Yesterday was the company picnic for my Dad's work, Quaker Oats. For years, it has been the same set up, and it works great. They rent a small midway as the main feature and essentially, you get access to the few rides for about 4 hours. It's ideal for Hayden's age, as he was able to go on every ride.
This is the first year the kids have gone. The kids LOVED it!
Hayden's favorite was the fun house. Like the one at the end of Grease!
This is where I share my experience.
So, first...let's mention that the movie Grease made that ride look AWESOME and sexy. I mean Sandy and Danny rocked it in their leather skin tight outfits!
My experience was neither sexy nor AWESOME...not even a little bit!
It was back in high school and a girlfriend and I went to the Peterborough Ex. At some point, we decided to go through the fun house. Probably because we were down to our last few tickets and only had enough to go on this one.

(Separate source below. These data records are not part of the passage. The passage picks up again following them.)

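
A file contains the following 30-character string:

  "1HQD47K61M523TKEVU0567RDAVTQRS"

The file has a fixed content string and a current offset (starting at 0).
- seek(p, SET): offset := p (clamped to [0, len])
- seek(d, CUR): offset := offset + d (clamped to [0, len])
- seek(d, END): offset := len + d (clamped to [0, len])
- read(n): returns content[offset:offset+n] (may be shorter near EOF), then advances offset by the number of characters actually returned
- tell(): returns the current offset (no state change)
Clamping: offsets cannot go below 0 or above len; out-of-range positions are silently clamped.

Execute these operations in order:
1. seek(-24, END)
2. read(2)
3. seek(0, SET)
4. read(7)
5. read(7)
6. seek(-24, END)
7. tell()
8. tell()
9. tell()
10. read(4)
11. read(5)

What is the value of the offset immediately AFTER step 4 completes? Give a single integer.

After 1 (seek(-24, END)): offset=6
After 2 (read(2)): returned 'K6', offset=8
After 3 (seek(0, SET)): offset=0
After 4 (read(7)): returned '1HQD47K', offset=7

Answer: 7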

Anyway, it started out grand (from what I remember), we were having a great time.....and then we got to the end...with the spinning tunnel!

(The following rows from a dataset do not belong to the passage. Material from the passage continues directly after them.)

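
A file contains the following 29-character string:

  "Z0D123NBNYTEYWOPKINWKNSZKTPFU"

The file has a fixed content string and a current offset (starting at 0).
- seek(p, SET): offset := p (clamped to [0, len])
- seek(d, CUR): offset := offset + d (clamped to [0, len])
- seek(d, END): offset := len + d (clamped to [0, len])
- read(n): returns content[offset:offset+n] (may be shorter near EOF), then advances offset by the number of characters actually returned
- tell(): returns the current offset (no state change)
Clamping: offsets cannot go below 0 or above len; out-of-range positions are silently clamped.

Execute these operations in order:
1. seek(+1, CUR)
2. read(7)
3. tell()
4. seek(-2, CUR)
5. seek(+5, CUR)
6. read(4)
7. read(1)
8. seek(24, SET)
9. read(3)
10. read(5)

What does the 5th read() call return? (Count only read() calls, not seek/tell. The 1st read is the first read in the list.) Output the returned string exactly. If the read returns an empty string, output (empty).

Answer: FU

Derivation:
After 1 (seek(+1, CUR)): offset=1
After 2 (read(7)): returned '0D123NB', offset=8
After 3 (tell()): offset=8
After 4 (seek(-2, CUR)): offset=6
After 5 (seek(+5, CUR)): offset=11
After 6 (read(4)): returned 'EYWO', offset=15
After 7 (read(1)): returned 'P', offset=16
After 8 (seek(24, SET)): offset=24
After 9 (read(3)): returned 'KTP', offset=27
After 10 (read(5)): returned 'FU', offset=29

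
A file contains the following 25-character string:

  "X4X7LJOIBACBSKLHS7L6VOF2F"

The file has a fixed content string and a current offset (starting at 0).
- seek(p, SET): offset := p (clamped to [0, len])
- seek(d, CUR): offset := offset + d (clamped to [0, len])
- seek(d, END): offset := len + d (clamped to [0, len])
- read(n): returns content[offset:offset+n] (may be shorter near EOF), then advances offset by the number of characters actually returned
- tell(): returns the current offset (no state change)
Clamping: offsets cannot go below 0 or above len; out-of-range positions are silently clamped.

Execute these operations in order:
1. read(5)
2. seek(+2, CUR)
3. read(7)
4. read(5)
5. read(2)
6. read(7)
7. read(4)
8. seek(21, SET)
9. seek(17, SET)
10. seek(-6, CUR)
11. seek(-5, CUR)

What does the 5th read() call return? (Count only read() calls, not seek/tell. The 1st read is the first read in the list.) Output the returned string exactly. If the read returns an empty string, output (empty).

Answer: OF2F

Derivation:
After 1 (read(5)): returned 'X4X7L', offset=5
After 2 (seek(+2, CUR)): offset=7
After 3 (read(7)): returned 'IBACBSK', offset=14
After 4 (read(5)): returned 'LHS7L', offset=19
After 5 (read(2)): returned '6V', offset=21
After 6 (read(7)): returned 'OF2F', offset=25
After 7 (read(4)): returned '', offset=25
After 8 (seek(21, SET)): offset=21
After 9 (seek(17, SET)): offset=17
After 10 (seek(-6, CUR)): offset=11
After 11 (seek(-5, CUR)): offset=6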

She hopped in and made it through no problem!
My turn!
I too jumped into the tunnel and this is where the trouble begins. I suppose it's because I'm not so nimble on my feet, but I suspect the ride attendant sped up the tunnel just as I entered, otherwise there is no other explanation as to why the next event happened.
I get in and my feet go out from underneath me....I apparently CANNOT walk in a moving tunnel. I fall down, but you can't get back up in one of these things...so I just lay there, rolling around like a wet load of laundry...tumbling around inside for what must have been HOURS! I think I may have peed myself a bit laughing so hard at the same time. I tried crawling around even, but that didn't help either. FINALLY, the attendant took some sympathy on me or was sore from laughing internally and shut the tunnel down so I could crawl out of it. It was embarrassing and hysterical all at the same time.
I made the mistake of telling Brian this story and now whenever we see this moving tunnel, he just laughs at me.